Quindi, utilizzando l’optogenetica, che consente di controllare l’attività delle cellule cerebrali con la luce, hanno ulteriormente dimostrato come queste nuove connessioni formate fossero necessarie affinché avvenisse l’apprendimento. In tal modo, hanno identificato un meccanismo molecolare mediato da una specifica proteina situata nella sinapsi che è coinvolta nella regolazione della connettività tra le cellule engramiche.
Questo studio fornisce prove dirette dei cambiamenti nella connettività del cablaggio sinaptico tra le cellule engramiche da considerare come un probabile meccanismo per l’immagazzinamento della memoria nel cervello.
Commentando lo studio, il dottor Ryan, professore associato presso la Scuola di Biochimica e Immunologia del Trinity, il Trinity Biomedical Sciences Institute e il Trinity College Institute of Neuroscience, ha affermato: “Comprendere i meccanismi cellulari che consentono l’apprendimento ci aiuta a comprendere non solo come formiamo nuovi ricordi o modifichiamo quelli preesistenti, ma facciamo anche avanzare la nostra conoscenza per districare il funzionamento del cervello e i meccanismi necessari per elaborare pensieri e informazioni.

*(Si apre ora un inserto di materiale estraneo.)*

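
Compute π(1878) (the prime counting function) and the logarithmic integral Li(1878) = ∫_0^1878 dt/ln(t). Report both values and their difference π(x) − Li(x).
π(1878) = 288;  Li(1878) ≈ 298.69;  π(x) − Li(x) ≈ -10.69.

Direct count of primes ≤ 1878 gives π(1878) = 288. Numerical evaluation of the logarithmic integral gives Li(1878) ≈ 298.69. The difference π(x) − Li(x) ≈ -10.69 is typically negative for small/moderate x (Li(x) overestimates), though Littlewood's theorem shows this sign changes infinitely often.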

“Nelle neuroscienze del 21° secolo, a molti di noi piace pensare che i ricordi siano immagazzinati nelle cellule engramiche, o nei loro sottocomponenti. Questo studio sostiene che invece di cercare informazioni all’interno o nelle cellule, dovremmo cercare informazioni “tra” le cellule. , e che l’apprendimento può funzionare alterando lo schema elettrico del cervello , meno come un computer e più come una scultura in via di sviluppo.